Desde a década de 1990, o Chile avançou em experiências de autorregulação e de políticas liberais no ensino superior. Em 2006, a lei 20.129 permitiu a criação de agências de acreditação. Caberia às agências se responsabilizar, especialmente, pela acreditação de cursos de graduação.

Foi criado em 2006, a Comisión Nacional de Acreditación (CNA) e, no caso chileno, ficou claro que não basta instituir agências. É preciso vincular as agências em um sistema de acreditação. É preciso supervisionar o funcionamento das agências. O Chile tem aproximadamente 160 IES e 1,2 milhão de estudantes no ensino superior. No site da CNA existem 10 agências cadastradas. No Brasil, quantas agências teríamos em um sistema de mais de 8 milhões de estudantes e mais de 2.400 IES? Quem pode criar agências?

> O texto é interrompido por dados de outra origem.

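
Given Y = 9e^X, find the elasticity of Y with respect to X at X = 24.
Elasticity = 24

Elasticity = (dY/dX) · (X/Y)

dY/dX = 9·e^X
At X = 24: dY/dX = 9·e^24, Y = 9·e^24

Elasticity = (9·e^24) · (24 / (9·e^24)) = 24

Interpretation: for a small percentage change in X, the percentage change in Y is approximately 24.00 times as large.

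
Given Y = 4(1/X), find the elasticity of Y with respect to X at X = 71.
Elasticity = -1

Elasticity = (dY/dX) · (X/Y)

dY/dX = -4/X²
At X = 71: dY/dX = -4/5041, Y = 4/71

Elasticity = (-4/5041) · (71 / (4/71)) = -1

Interpretation: for a small percentage change in X, the percentage change in Y is approximately -1.00 times as large.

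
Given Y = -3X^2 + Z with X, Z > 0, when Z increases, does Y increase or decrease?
Y increases

Taking the partial derivative:
∂Y/∂Z = 1

∂Y/∂Z = 1 > 0 (assuming positive values)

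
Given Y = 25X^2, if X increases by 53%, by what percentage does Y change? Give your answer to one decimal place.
134.1%

For Y = 25X^2:
If X → X(1 + 0.53)
Then Y → Y · (1 + 0.53)^2
     = Y · 2.3409

Percentage change = ((1 + 0.53)^2 − 1) × 100% ≈ 134.1%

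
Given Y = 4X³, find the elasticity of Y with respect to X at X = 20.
Elasticity = 3

Elasticity = (dY/dX) · (X/Y)

dY/dX = 12·X²
At X = 20: dY/dX = 4800, Y = 32000

Elasticity = 4800 · (20 / 32000) = 3

Interpretation: for a small percentage change in X, the percentage change in Y is approximately 3.00 times as large.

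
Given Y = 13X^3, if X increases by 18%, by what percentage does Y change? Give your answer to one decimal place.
64.3%

For Y = 13X^3:
If X → X(1 + 0.18)
Then Y → Y · (1 + 0.18)^3
     ≈ Y · 1.6430

Percentage change = ((1 + 0.18)^3 − 1) × 100% ≈ 64.3%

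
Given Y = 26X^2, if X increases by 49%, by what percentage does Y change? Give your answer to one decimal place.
122.0%

For Y = 26X^2:
If X → X(1 + 0.49)
Then Y → Y · (1 + 0.49)^2
     = Y · 2.2201

Percentage change = ((1 + 0.49)^2 − 1) × 100% ≈ 122.0%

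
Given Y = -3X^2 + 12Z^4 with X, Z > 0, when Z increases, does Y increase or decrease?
Y increases

Taking the partial derivative:
∂Y/∂Z = 48Z^3

∂Y/∂Z = 48Z^3 > 0 (assuming positive values)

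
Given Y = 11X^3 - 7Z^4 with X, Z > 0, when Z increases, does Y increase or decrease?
Y decreases

Taking the partial derivative:
∂Y/∂Z = -28Z^3

∂Y/∂Z = -28Z^3 < 0 (assuming positive values)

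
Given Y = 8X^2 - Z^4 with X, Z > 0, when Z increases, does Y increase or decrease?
Y decreases

Taking the partial derivative:
∂Y/∂Z = -4Z^3

∂Y/∂Z = -4Z^3 < 0 (assuming positive values)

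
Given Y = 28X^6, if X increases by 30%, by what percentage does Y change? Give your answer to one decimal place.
382.7%

For Y = 28X^6:
If X → X(1 + 0.3)
Then Y → Y · (1 + 0.3)^6
     ≈ Y · 4.8268

Percentage change = ((1 + 0.3)^6 − 1) × 100% ≈ 382.7%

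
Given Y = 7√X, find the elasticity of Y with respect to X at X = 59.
Elasticity = 1/2

Elasticity = (dY/dX) · (X/Y)

dY/dX = 7/(2·√X)
At X = 59: dY/dX = 7·√59/118, Y = 7·√59

Elasticity = (7·√59/118) · (59 / (7·√59)) = 1/2

Interpretation: for a small percentage change in X, the percentage change in Y is approximately 0.50 times as large.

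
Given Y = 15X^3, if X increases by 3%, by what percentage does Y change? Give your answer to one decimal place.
9.3%

For Y = 15X^3:
If X → X(1 + 0.03)
Then Y → Y · (1 + 0.03)^3
     ≈ Y · 1.0927

Percentage change = ((1 + 0.03)^3 − 1) × 100% ≈ 9.3%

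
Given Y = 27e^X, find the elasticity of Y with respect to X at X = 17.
Elasticity = 17

Elasticity = (dY/dX) · (X/Y)

dY/dX = 27·e^X
At X = 17: dY/dX = 27·e^17, Y = 27·e^17

Elasticity = (27·e^17) · (17 / (27·e^17)) = 17

Interpretation: for a small percentage change in X, the percentage change in Y is approximately 17.00 times as large.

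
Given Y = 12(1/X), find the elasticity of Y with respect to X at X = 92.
Elasticity = -1

Elasticity = (dY/dX) · (X/Y)

dY/dX = -12/X²
At X = 92: dY/dX = -3/2116, Y = 3/23

Elasticity = (-3/2116) · (92 / (3/23)) = -1

Interpretation: for a small percentage change in X, the percentage change in Y is approximately -1.00 times as large.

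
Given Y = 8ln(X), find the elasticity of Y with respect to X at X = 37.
Elasticity = 1/ln(37) ≈ 0.2769

Elasticity = (dY/dX) · (X/Y)

dY/dX = 8/X
At X = 37: dY/dX = 8/37, Y = 8·ln(37)

Elasticity = (8/37) · (37 / (8·ln(37))) = 1/ln(37) ≈ 0.2769

Interpretation: for a small percentage change in X, the percentage change in Y is approximately 0.28 times as large.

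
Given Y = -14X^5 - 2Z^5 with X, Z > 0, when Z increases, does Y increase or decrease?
Y decreases

Taking the partial derivative:
∂Y/∂Z = -10Z^4

∂Y/∂Z = -10Z^4 < 0 (assuming positive values)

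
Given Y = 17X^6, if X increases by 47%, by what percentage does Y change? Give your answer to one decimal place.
909.0%

For Y = 17X^6:
If X → X(1 + 0.47)
Then Y → Y · (1 + 0.47)^6
     ≈ Y · 10.0903

Percentage change = ((1 + 0.47)^6 − 1) × 100% ≈ 909.0%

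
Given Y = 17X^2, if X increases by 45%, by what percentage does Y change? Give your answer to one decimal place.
110.3%

For Y = 17X^2:
If X → X(1 + 0.45)
Then Y → Y · (1 + 0.45)^2
     = Y · 2.1025

Percentage change = ((1 + 0.45)^2 − 1) × 100% ≈ 110.3%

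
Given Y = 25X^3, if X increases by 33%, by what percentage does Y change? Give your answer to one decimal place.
135.3%

For Y = 25X^3:
If X → X(1 + 0.33)
Then Y → Y · (1 + 0.33)^3
     ≈ Y · 2.3526

Percentage change = ((1 + 0.33)^3 − 1) × 100% ≈ 135.3%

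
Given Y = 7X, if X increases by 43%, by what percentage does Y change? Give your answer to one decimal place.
43.0%

For Y = 7X:
If X → X(1 + 0.43)
Then Y → Y · (1 + 0.43)^1
     = Y · 1.4300

Percentage change = ((1 + 0.43)^1 − 1) × 100% = 43.0%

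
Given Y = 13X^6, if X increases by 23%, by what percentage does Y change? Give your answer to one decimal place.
246.3%

For Y = 13X^6:
If X → X(1 + 0.23)
Then Y → Y · (1 + 0.23)^6
     ≈ Y · 3.4628

Percentage change = ((1 + 0.23)^6 − 1) × 100% ≈ 246.3%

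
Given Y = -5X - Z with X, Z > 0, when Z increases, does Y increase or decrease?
Y decreases

Taking the partial derivative:
∂Y/∂Z = -1

∂Y/∂Z = -1 < 0 (assuming positive values)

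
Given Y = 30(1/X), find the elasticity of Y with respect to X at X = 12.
Elasticity = -1

Elasticity = (dY/dX) · (X/Y)

dY/dX = -30/X²
At X = 12: dY/dX = -5/24, Y = 5/2

Elasticity = (-5/24) · (12 / (5/2)) = -1

Interpretation: for a small percentage change in X, the percentage change in Y is approximately -1.00 times as large.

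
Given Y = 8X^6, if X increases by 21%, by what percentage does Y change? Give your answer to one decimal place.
213.8%

For Y = 8X^6:
If X → X(1 + 0.21)
Then Y → Y · (1 + 0.21)^6
     ≈ Y · 3.1384

Percentage change = ((1 + 0.21)^6 − 1) × 100% ≈ 213.8%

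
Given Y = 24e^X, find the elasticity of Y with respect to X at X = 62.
Elasticity = 62

Elasticity = (dY/dX) · (X/Y)

dY/dX = 24·e^X
At X = 62: dY/dX = 24·e^62, Y = 24·e^62

Elasticity = (24·e^62) · (62 / (24·e^62)) = 62

Interpretation: for a small percentage change in X, the percentage change in Y is approximately 62.00 times as large.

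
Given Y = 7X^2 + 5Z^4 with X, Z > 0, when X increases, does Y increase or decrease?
Y increases

Taking the partial derivative:
∂Y/∂X = 14X

∂Y/∂X = 14X > 0 (assuming positive values)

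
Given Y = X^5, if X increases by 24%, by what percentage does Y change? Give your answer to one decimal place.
193.2%

For Y = X^5:
If X → X(1 + 0.24)
Then Y → Y · (1 + 0.24)^5
     ≈ Y · 2.9316

Percentage change = ((1 + 0.24)^5 − 1) × 100% ≈ 193.2%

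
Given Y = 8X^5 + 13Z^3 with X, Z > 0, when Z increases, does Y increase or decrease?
Y increases

Taking the partial derivative:
∂Y/∂Z = 39Z^2

∂Y/∂Z = 39Z^2 > 0 (assuming positive values)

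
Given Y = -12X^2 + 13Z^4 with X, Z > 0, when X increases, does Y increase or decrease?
Y decreases

Taking the partial derivative:
∂Y/∂X = -24X

∂Y/∂X = -24X < 0 (assuming positive values)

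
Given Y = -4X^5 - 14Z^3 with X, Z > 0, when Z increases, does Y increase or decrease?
Y decreases

Taking the partial derivative:
∂Y/∂Z = -42Z^2

∂Y/∂Z = -42Z^2 < 0 (assuming positive values)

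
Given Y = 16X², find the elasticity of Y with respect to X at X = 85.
Elasticity = 2

Elasticity = (dY/dX) · (X/Y)

dY/dX = 32·X
At X = 85: dY/dX = 2720, Y = 115600

Elasticity = 2720 · (85 / 115600) = 2

Interpretation: for a small percentage change in X, the percentage change in Y is approximately 2.00 times as large.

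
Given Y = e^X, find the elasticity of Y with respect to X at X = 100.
Elasticity = 100

Elasticity = (dY/dX) · (X/Y)

dY/dX = e^X
At X = 100: dY/dX = e^100, Y = e^100

Elasticity = (e^100) · (100 / (e^100)) = 100

Interpretation: for a small percentage change in X, the percentage change in Y is approximately 100.00 times as large.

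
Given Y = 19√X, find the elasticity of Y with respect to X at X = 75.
Elasticity = 1/2

Elasticity = (dY/dX) · (X/Y)

dY/dX = 19/(2·√X)
At X = 75: dY/dX = 19·√3/30, Y = 95·√3

Elasticity = (19·√3/30) · (75 / (95·√3)) = 1/2

Interpretation: for a small percentage change in X, the percentage change in Y is approximately 0.50 times as large.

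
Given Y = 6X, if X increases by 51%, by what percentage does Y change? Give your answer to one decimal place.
51.0%

For Y = 6X:
If X → X(1 + 0.51)
Then Y → Y · (1 + 0.51)^1
     = Y · 1.5100

Percentage change = ((1 + 0.51)^1 − 1) × 100% = 51.0%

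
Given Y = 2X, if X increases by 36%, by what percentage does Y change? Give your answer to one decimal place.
36.0%

For Y = 2X:
If X → X(1 + 0.36)
Then Y → Y · (1 + 0.36)^1
     = Y · 1.3600

Percentage change = ((1 + 0.36)^1 − 1) × 100% = 36.0%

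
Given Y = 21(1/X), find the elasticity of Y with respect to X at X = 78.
Elasticity = -1

Elasticity = (dY/dX) · (X/Y)

dY/dX = -21/X²
At X = 78: dY/dX = -7/2028, Y = 7/26

Elasticity = (-7/2028) · (78 / (7/26)) = -1

Interpretation: for a small percentage change in X, the percentage change in Y is approximately -1.00 times as large.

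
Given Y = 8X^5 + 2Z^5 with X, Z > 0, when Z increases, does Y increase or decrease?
Y increases

Taking the partial derivative:
∂Y/∂Z = 10Z^4

∂Y/∂Z = 10Z^4 > 0 (assuming positive values)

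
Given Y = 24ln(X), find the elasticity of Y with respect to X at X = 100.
Elasticity = 1/ln(100) ≈ 0.2171

Elasticity = (dY/dX) · (X/Y)

dY/dX = 24/X
At X = 100: dY/dX = 6/25, Y = 24·ln(100)

Elasticity = (6/25) · (100 / (24·ln(100))) = 1/ln(100) ≈ 0.2171

Interpretation: for a small percentage change in X, the percentage change in Y is approximately 0.22 times as large.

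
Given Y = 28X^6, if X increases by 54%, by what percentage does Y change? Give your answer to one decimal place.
1233.9%

For Y = 28X^6:
If X → X(1 + 0.54)
Then Y → Y · (1 + 0.54)^6
     ≈ Y · 13.3390

Percentage change = ((1 + 0.54)^6 − 1) × 100% ≈ 1233.9%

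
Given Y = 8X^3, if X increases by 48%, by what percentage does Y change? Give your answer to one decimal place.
224.2%

For Y = 8X^3:
If X → X(1 + 0.48)
Then Y → Y · (1 + 0.48)^3
     ≈ Y · 3.2418

Percentage change = ((1 + 0.48)^3 − 1) × 100% ≈ 224.2%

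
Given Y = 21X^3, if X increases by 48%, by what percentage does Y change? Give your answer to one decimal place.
224.2%

For Y = 21X^3:
If X → X(1 + 0.48)
Then Y → Y · (1 + 0.48)^3
     ≈ Y · 3.2418

Percentage change = ((1 + 0.48)^3 − 1) × 100% ≈ 224.2%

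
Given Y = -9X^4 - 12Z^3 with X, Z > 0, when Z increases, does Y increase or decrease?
Y decreases

Taking the partial derivative:
∂Y/∂Z = -36Z^2

∂Y/∂Z = -36Z^2 < 0 (assuming positive values)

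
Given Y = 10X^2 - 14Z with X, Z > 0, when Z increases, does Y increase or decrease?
Y decreases

Taking the partial derivative:
∂Y/∂Z = -14

∂Y/∂Z = -14 < 0 (assuming positive values)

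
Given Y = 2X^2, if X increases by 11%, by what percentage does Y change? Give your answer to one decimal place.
23.2%

For Y = 2X^2:
If X → X(1 + 0.11)
Then Y → Y · (1 + 0.11)^2
     = Y · 1.2321

Percentage change = ((1 + 0.11)^2 − 1) × 100% ≈ 23.2%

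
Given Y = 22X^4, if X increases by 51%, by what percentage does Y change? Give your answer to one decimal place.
419.9%

For Y = 22X^4:
If X → X(1 + 0.51)
Then Y → Y · (1 + 0.51)^4
     ≈ Y · 5.1989

Percentage change = ((1 + 0.51)^4 − 1) × 100% ≈ 419.9%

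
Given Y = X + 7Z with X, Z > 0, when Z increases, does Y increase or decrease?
Y increases

Taking the partial derivative:
∂Y/∂Z = 7

∂Y/∂Z = 7 > 0 (assuming positive values)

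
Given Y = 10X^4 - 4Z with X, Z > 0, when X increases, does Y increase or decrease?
Y increases

Taking the partial derivative:
∂Y/∂X = 40X^3

∂Y/∂X = 40X^3 > 0 (assuming positive values)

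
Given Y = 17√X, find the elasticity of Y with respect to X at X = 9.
Elasticity = 1/2

Elasticity = (dY/dX) · (X/Y)

dY/dX = 17/(2·√X)
At X = 9: dY/dX = 17/6, Y = 51

Elasticity = (17/6) · (9 / 51) = 1/2

Interpretation: for a small percentage change in X, the percentage change in Y is approximately 0.50 times as large.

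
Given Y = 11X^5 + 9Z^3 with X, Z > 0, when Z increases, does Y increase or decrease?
Y increases

Taking the partial derivative:
∂Y/∂Z = 27Z^2

∂Y/∂Z = 27Z^2 > 0 (assuming positive values)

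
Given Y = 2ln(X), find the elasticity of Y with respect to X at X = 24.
Elasticity = 1/ln(24) ≈ 0.3147

Elasticity = (dY/dX) · (X/Y)

dY/dX = 2/X
At X = 24: dY/dX = 1/12, Y = 2·ln(24)

Elasticity = (1/12) · (24 / (2·ln(24))) = 1/ln(24) ≈ 0.3147

Interpretation: for a small percentage change in X, the percentage change in Y is approximately 0.31 times as large.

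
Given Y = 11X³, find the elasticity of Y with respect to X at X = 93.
Elasticity = 3

Elasticity = (dY/dX) · (X/Y)

dY/dX = 33·X²
At X = 93: dY/dX = 285417, Y = 8847927

Elasticity = 285417 · (93 / 8847927) = 3

Interpretation: for a small percentage change in X, the percentage change in Y is approximately 3.00 times as large.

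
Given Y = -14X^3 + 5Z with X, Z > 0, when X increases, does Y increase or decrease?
Y decreases

Taking the partial derivative:
∂Y/∂X = -42X^2

∂Y/∂X = -42X^2 < 0 (assuming positive values)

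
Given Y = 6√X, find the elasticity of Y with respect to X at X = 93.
Elasticity = 1/2

Elasticity = (dY/dX) · (X/Y)

dY/dX = 3/√X
At X = 93: dY/dX = √93/31, Y = 6·√93

Elasticity = (√93/31) · (93 / (6·√93)) = 1/2

Interpretation: for a small percentage change in X, the percentage change in Y is approximately 0.50 times as large.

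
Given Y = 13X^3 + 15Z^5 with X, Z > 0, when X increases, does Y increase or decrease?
Y increases

Taking the partial derivative:
∂Y/∂X = 39X^2

∂Y/∂X = 39X^2 > 0 (assuming positive values)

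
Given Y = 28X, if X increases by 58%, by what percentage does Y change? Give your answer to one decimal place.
58.0%

For Y = 28X:
If X → X(1 + 0.58)
Then Y → Y · (1 + 0.58)^1
     = Y · 1.5800

Percentage change = ((1 + 0.58)^1 − 1) × 100% = 58.0%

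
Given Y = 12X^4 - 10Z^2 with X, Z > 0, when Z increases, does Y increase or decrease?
Y decreases

Taking the partial derivative:
∂Y/∂Z = -20Z

∂Y/∂Z = -20Z < 0 (assuming positive values)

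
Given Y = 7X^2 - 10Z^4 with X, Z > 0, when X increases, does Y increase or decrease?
Y increases

Taking the partial derivative:
∂Y/∂X = 14X

∂Y/∂X = 14X > 0 (assuming positive values)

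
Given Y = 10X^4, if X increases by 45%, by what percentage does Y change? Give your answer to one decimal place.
342.1%

For Y = 10X^4:
If X → X(1 + 0.45)
Then Y → Y · (1 + 0.45)^4
     ≈ Y · 4.4205

Percentage change = ((1 + 0.45)^4 − 1) × 100% ≈ 342.1%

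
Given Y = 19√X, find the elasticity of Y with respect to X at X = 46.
Elasticity = 1/2

Elasticity = (dY/dX) · (X/Y)

dY/dX = 19/(2·√X)
At X = 46: dY/dX = 19·√46/92, Y = 19·√46

Elasticity = (19·√46/92) · (46 / (19·√46)) = 1/2

Interpretation: for a small percentage change in X, the percentage change in Y is approximately 0.50 times as large.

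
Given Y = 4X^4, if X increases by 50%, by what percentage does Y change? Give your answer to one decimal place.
406.3%

For Y = 4X^4:
If X → X(1 + 0.5)
Then Y → Y · (1 + 0.5)^4
     = Y · 5.0625

Percentage change = ((1 + 0.5)^4 − 1) × 100% ≈ 406.3%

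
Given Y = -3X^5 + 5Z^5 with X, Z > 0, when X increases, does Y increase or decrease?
Y decreases

Taking the partial derivative:
∂Y/∂X = -15X^4

∂Y/∂X = -15X^4 < 0 (assuming positive values)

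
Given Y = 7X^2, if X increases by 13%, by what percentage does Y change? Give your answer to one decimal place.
27.7%

For Y = 7X^2:
If X → X(1 + 0.13)
Then Y → Y · (1 + 0.13)^2
     = Y · 1.2769

Percentage change = ((1 + 0.13)^2 − 1) × 100% ≈ 27.7%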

Imaginem um cenário em que existem diferentes agências, constituídas por grupos (políticos, financeiros, ideológicos, entre outros) com vários critérios de avaliação.. Nesse cenário, cada IES poderá optar por uma agência de seu interesse? No Chile e no México, por exemplo, as agências são autossustentáveis. As agências seriem financiadas pelas IES, que pagariam pela acreditação? Isso pode levar ao conflito de interesse?

Há uma experiência interessante que nós do Brasil precisamos conhecer. A Red Iberoamericana para el Aseguramiento de la Calidad en la Educación Superior (RIACES), criada em 2003, estabeleceu parâmetros de funcionamento e avaliação das agências. Se conseguirmos alternativas na legislação educacional para a criação de agências de acreditação, não tenho dúvida, será necessário estabelecer um diálogo com a RIACES e com outras organizações internacionais.

No Chile, a lei 21.091, de maio de 2018, praticamente desvinculou o processo de acreditação das agências. Por que os formuladores de políticas públicas tomaram essa decisão? Ficou definido que cabe à CNA fazer a acreditação.

A estratégia atual do Chile e em diversos países que possuem experiência com autorregulação é elaborar e instituir um processo de avaliação da qualidade. O foco é criar um programa que assegure a qualidade. Há diretrizes de qualidade estabelecidas pelo Ministério da Educação do Chile e há estímulos para a criação de centros de qualidade nas IES, muito parecido com nossas Comissões Próprias de Avaliação.

Os estudos contemporâneos sobre acreditação e avaliação de IES indicam que estruturas consistentes de autoavaliação, acompanhadas por planos de trabalho vinculados à missão institucional, ao planejamento estratégico e aos resultados da autoavaliação são valorizados e geram bons resultados. Talvez, uns dos caminhos para o Brasil seja fortalecer os vínculos entre acreditação, autoavaliação, padrões de qualidade e planejamento. O caminho pode ser a desregulação.

Antes de propormos a criação de agências de acreditação é preciso discutir o que queremos. Se buscamos flexibilidade do sistema e desburocratização talvez existam outros caminhos.

O setor privado poderia encaminhar para o MEC um estudo de flexibilização e desburocratização, tendo como parâmetros a legislação vigente, a literatura sobre o tema e as experiências internacionais. Temos que tomar cuidado para não colocar a “carroça na frente dos bois”.

Sugiro um diálogo com especialistas brasileiros em agências de acreditação e autorregulação. Podemos também dialogar com os chilenos, os mexicanos, os colombianos, os norte-americanos e os portugueses, entre outros.

Talvez seja interessante realizar um evento internacional, no início de 2020, sobre agências de acreditação, autorregulação e, especialmente, sobre desregulação e desburocratização.

*Fábio Reis: Diretor de Inovação e Redes do Semesp.

Colaborou com o texto, Raquel Carmona, Gerente do Departamento Jurídico do Semesp.